Lire de la documentation

On s’attend d’une personne qui développe qu’elle sache lire une documentation d’une certaine longueur. En théorie, les personnes on les compétences pour le faire (elles savent lire et ont les compétences techniques pour comprendre le sujet).

En pratique, il s’agit d’une compétence qui s’apprend (et qu’on n’apprend pas forcément pendant ses formations), et qui rebute pas mal de monde. Ces personnes préfèreront par exemple essayer de faire fonctionner un outil en bidouillant du code plutôt que de lire sa documentation de manière détaillée.

Cela peut fonctionner, mais pas tout le temps, surtout si votre travail consiste à aider à résoudre les problèmes qui bloquent les autres.

(Il arrive aussi que de lire la documentation ne soit pas la bonne solution, mais cela ne veut pas dire que ça ne soit jamais le cas.)

Lire de la mauvaise documentation

Comme on l’a vu plus haut, il est parfois nécessaire de lire de la documentation, et donc de savoir lire de la documentation.

Et parfois cette documentation n’est pas terrible : pleine de jargon, mal structurée, n’est compréhensible que quand on connaît déjà le sujet qu’elle est censée expliquer…

Malheureusement, parvenir à extraire des informations à partir d’une mauvaise documentation fait souvent une différence. Dans le développement, il n’est pas rare de tomber sur de la mauvaise doc, par exemple celle de nombreux frameworks qu’on utilise faute de mieux.

Il vaut d’autant mieux maîtriser cette compétence qu’elle est souvent utile au mauvais moment, par exemple quand vous êtes bloqué·e depuis un certain temps sur un bug inexplicable et que vous parcourez la doc de long en large dans l’espoir de trouver l’élément qui vous permettrait de comprendre ce qui se passe.

Se retrouver dans du code inconnu

Savoir écrire du code correspondant à certains critères de “qualité” ou de “lisibilité”[1] c’est important.

Savoir refactorer du code également.

Mais parfois, il faut également arriver à se retrouver dans du code que vous ne connaissez pas, et qui utilise des frameworks et/ou des constructions dont vous n’avez pas l’habitude.

Certains langages qui permettent de nombreux styles sont propices à ce genre de choses, par exemple le C++.

Mais même dans des langages aux pratiques plus unifiées, comme Ruby, cela peut arriver : il suffit parfois d’une personne avec un style bien à elle pour que du code semble écrit dans une langue étrangère.

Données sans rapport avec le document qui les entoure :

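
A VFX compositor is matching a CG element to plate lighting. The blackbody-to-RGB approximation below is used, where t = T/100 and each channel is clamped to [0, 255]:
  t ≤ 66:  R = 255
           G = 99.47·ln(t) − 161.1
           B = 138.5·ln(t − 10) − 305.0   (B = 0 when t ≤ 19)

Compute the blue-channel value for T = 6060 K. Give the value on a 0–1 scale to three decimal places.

t = 6060/100 = 60.6; the t ≤ 66 branch applies.
B = 138.5·ln(60.6 − 10) − 305.0 = 138.5·ln 50.6 − 305.0 = 138.5·3.9240 − 305.0 = 238.467.
On a 0–1 scale: 238.467/255 = 0.9352 → 0.935.

0.935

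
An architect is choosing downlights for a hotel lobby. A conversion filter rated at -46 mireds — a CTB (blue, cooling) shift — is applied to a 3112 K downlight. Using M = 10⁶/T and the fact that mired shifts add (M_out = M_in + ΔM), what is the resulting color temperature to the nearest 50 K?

M_in = 10⁶/3112 = 321.34 mireds.
M_out = 321.34 + (-46) = 275.34 mireds.
T_out = 10⁶/275.34 = 3631.9 K → 3650 K.

3650 K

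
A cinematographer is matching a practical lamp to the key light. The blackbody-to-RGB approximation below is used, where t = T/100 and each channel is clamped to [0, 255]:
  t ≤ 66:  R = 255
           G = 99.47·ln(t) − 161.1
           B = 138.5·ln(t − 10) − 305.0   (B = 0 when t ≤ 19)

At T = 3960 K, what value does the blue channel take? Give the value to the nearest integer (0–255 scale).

t = 3960/100 = 39.6; the t ≤ 66 branch applies.
B = 138.5·ln(39.6 − 10) − 305.0 = 138.5·ln 29.6 − 305.0 = 138.5·3.3878 − 305.0 = 164.207.
Rounded: 164.

164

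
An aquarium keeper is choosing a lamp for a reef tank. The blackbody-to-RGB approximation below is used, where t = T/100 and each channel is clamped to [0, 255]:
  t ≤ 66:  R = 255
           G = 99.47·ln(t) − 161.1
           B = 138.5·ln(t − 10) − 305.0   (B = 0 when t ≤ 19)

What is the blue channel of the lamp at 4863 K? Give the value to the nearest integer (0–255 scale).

201

t = 4863/100 = 48.63; the t ≤ 66 branch applies.
B = 138.5·ln(48.63 − 10) − 305.0 = 138.5·ln 38.63 − 305.0 = 138.5·3.6540 − 305.0 = 201.083.
Rounded: 201.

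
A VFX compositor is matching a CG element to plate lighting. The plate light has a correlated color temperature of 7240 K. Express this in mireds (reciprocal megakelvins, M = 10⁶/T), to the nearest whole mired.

M = 10⁶ / 7240 = 138.122 → 138 mireds.

138 mireds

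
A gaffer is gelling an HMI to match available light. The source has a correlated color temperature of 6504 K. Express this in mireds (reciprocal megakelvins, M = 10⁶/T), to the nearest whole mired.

M = 10⁶ / 6504 = 153.752 → 154 mireds.

154 mireds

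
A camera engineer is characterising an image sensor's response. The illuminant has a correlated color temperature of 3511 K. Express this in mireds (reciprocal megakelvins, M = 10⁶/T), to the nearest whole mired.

M = 10⁶ / 3511 = 284.819 → 285 mireds.

285 mireds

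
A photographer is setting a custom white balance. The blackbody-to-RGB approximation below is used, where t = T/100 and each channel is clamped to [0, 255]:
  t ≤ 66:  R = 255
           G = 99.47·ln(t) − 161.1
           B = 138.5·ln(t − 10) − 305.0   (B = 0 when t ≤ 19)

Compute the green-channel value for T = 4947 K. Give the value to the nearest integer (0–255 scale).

t = 4947/100 = 49.47; the t ≤ 66 branch applies.
G = 99.47·ln 49.47 − 161.1 = 99.47·3.9014 − 161.1 = 226.969.
Rounded: 227.

227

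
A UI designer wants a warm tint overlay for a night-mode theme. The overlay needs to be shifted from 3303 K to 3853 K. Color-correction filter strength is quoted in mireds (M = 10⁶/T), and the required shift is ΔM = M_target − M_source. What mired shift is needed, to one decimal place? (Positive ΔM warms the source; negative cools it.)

-43.2 mireds

M_source = 10⁶/3303 = 302.755; M_target = 10⁶/3853 = 259.538.
ΔM = 259.538 − 302.755 = -43.217 → -43.2 mireds, a cooling shift.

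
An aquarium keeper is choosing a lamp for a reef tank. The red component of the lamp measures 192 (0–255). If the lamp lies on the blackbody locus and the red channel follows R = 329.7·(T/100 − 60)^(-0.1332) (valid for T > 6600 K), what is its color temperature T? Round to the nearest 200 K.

(t − 60)^(-0.1332) = 192/329.7 = 0.58235.
t − 60 = 0.58235^(1/-0.1332) = 0.58235^(-7.508) = 57.929, so t = 117.929.
T = 100·t = 11793 K → 11800 K to the nearest 200 K.

11800 K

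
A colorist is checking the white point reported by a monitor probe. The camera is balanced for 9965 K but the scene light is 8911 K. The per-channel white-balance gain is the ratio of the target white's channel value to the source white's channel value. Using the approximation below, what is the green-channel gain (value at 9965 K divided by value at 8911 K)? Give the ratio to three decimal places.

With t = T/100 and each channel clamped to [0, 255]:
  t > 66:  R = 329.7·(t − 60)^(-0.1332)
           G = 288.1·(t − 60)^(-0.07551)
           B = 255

At 8911 K (t = 89.11):
  G = 288.1·(89.11 − 60)^(-0.07551) = 288.1·29.11^(-0.07551) = 288.1·0.77526 = 223.354.
At 9965 K (t = 99.65):
  G = 288.1·(99.65 − 60)^(-0.07551) = 288.1·39.65^(-0.07551) = 288.1·0.75738 = 218.203.
Gain = 218.203 / 223.354 = 0.9769 → 0.977.

0.977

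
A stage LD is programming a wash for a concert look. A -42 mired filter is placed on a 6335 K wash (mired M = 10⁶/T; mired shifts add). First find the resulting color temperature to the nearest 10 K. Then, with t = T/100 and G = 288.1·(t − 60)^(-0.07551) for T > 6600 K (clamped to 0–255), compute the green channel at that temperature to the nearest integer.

225

M_in = 10⁶/6335 = 157.85; M_out = 157.85 + (-42) = 115.85.
T_out = 10⁶/115.85 = 8631.6 K → 8630 K; t = 86.3.
G = 288.1·(86.3 − 60)^(-0.07551) = 288.1·26.3^(-0.07551) = 288.1·0.78123 = 225.072.
Rounded: 225.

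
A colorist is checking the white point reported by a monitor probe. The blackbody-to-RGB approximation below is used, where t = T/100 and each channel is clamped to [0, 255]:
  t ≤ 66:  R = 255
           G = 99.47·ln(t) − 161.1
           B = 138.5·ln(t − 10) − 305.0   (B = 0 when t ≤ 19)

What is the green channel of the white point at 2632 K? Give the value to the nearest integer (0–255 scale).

t = 2632/100 = 26.32; the t ≤ 66 branch applies.
G = 99.47·ln 26.32 − 161.1 = 99.47·3.2703 − 161.1 = 164.200.
Rounded: 164.

164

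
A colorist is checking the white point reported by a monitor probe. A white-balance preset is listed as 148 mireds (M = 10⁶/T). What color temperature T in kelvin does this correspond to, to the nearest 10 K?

T = 10⁶ / 148 = 6756.76 K → 6760 K.

6760 K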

Et vous n’avez pas toujours l’opportunité de réécrire le code dans un style dont vous avez l’habitude ou de comprendre les choses en profondeur : parfois l’objectif est seulement de comprendre ce qui se passe, ou de modifier un comportement mineur. Il faut alors savoir trouver ses marques sans être envahi·e par le stress de ne pas tout comprendre.

Cela peut s’appuyer sur une forme d’intuition pour comprendre ce que les personnes qui ont développé le programme avaient en tête et les contraintes qui les ont amené à écrire ce code là.

Conclusion

Je pense que ces savoirs-faire sont importants pour qu’une personne puisse faire du développement dans une organisation de manière efficace.

On en parle peu car ils sont difficilement marketable à niveau individuel : ils ne permettent pas de se mettre en avant, au contraire des compétences qu’on associe à des profils de stars.

Comparez ce qu’il arrive à une personne qui lira une documentation pénible lui permettant d’utiliser un outil existant et ce qui arrive à la personne qui préférera se lancer dans l’écriture d’un nouvel outil.

Utiliser ces compétences n’est donc pas toujours le bon choix pour votre carrière, mais je suis persuadé que pouvoir compter sur elles quand c’est nécessaire est très utile, et que cela justifie d’investir le temps nécessaire pour les maîtriser.

Si vous êtes dans une position de manager, rappelez-vous que ces savoir-faire s’acquièrent, et que cet apprentissage peut prendre du temps et nécessiter de l’aide.